Question

The electric field at a point due to a point charge is $20\,N/C$ and electric potential at that point is $10J/C$ . Calculate the distance of the point from the charge and the magnitude of the charge.

Answer 1

Hint : In this solution, we will use the formula of electric field and electric potential due to a point charge at a distance. We will then take the ratio of these formulae to find the distance of the point from the charge and then its magnitude.
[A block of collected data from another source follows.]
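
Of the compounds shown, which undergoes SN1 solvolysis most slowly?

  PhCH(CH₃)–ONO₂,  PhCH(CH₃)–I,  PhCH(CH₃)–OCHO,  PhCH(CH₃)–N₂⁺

With the same alkyl group throughout, only the leaving group differentiates the rates.
Leaving-group ability tracks the stability of the departed species; conjugate-acid pKₐ is the usual yardstick (lower pKₐ → better LG).
PhCH(CH₃)–N₂⁺ loses N₂: no meaningful conjugate acid; N₂ departs as an exceptionally stable neutral molecule
PhCH(CH₃)–I loses I⁻: pKₐ(HI) ≈ -10
PhCH(CH₃)–ONO₂ loses NO₃⁻: pKₐ(HNO₃) ≈ -1.3
PhCH(CH₃)–OCHO loses HCOO⁻: pKₐ(HCOOH) ≈ 3.8

PhCH(CH₃)–OCHO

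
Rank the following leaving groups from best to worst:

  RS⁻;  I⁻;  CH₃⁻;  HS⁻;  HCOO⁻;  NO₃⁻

I⁻: pKₐ(HI) ≈ -10
NO₃⁻: pKₐ(HNO₃) ≈ -1.3 — resonance-delocalised over three oxygens
HCOO⁻: pKₐ(HCOOH) ≈ 3.8
HS⁻: pKₐ(H₂S) ≈ 7 — larger and more polarisable than the oxygen analogue
RS⁻: pKₐ(RSH (a thiol)) ≈ 10.5
CH₃⁻: pKₐ(CH₄) ≈ 48 — unstabilised carbanion; the worst conceivable leaving group

I⁻ > NO₃⁻ > HCOO⁻ > HS⁻ > RS⁻ > CH₃⁻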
Formula used: In this solution, we will use the following formulae,
Electric field due to a point charge $E = \dfrac{{kq}}{{{r^2}}}$ where $q$ is the magnitude of the charge and $r$ is the distance of the point from the charge
Electric potential due to a point charge $V = \dfrac{{kq}}{r}$

Complete step by step answer
We’ve been given that the electric field at a point due to a point charge is $20\,N/C$ and electric potential at that point is $10J/C$ . We know that the electric field and potential due to a point charge at a distance $r$ can be calculated respectively as
$\Rightarrow E = \dfrac{{kq}}{{{r^2}}}$
And
$\Rightarrow V = \dfrac{{kq}}{r}$
Taking the ratio of both these quantities, we can write
$\Rightarrow \dfrac{E}{V} = \dfrac{{\dfrac{{kq}}{{{r^2}}}}}{{\dfrac{{kq}}{r}}} = \dfrac{1}{r}$
Alternatively, we can write the distance as
$\Rightarrow r = \dfrac{V}{E}$
$\Rightarrow r = \dfrac{{10}}{{20}} = 0.5\,m$
Thus the distance of the point from the charge is $0.5\,m$
Now that we know the distance of the charge and between the point, we can calculate the magnitude of charge using the relation of electric potential as
$\Rightarrow V = \dfrac{{kq}}{r}$
Substituting the value of $k = 9 \times {10^9}$ , and $r = 0.5$ , we get
$\Rightarrow 10 = \dfrac{{9 \times {{10}^9} \times q}}{{0.5}}$
$\therefore q = 0.55 \times {10^{ - 9}}\,C$
Hence the value of the charge is $q = 0.55 \times {10^{ - 9}}\,C$ .

Note
When taking the ratio of electric field and the electric potential, we must be careful that both these quantities are calculated at a point which is at the same distance from the point charge itself. We can alternatively calculate the distance using the formula for the electric field as
$\Rightarrow E = \dfrac{{kq}}{{{r^2}}}$
Substituting the value of $k = 9 \times {10^9}$ , and $r = 0.5$ , we get
$\Rightarrow 20 = \dfrac{{9 \times {{10}^9} \times q}}{{{{0.5}^2}}}$
Which gives us
$\Rightarrow q = 0.55 \times {10^{ - 9}}\,C$.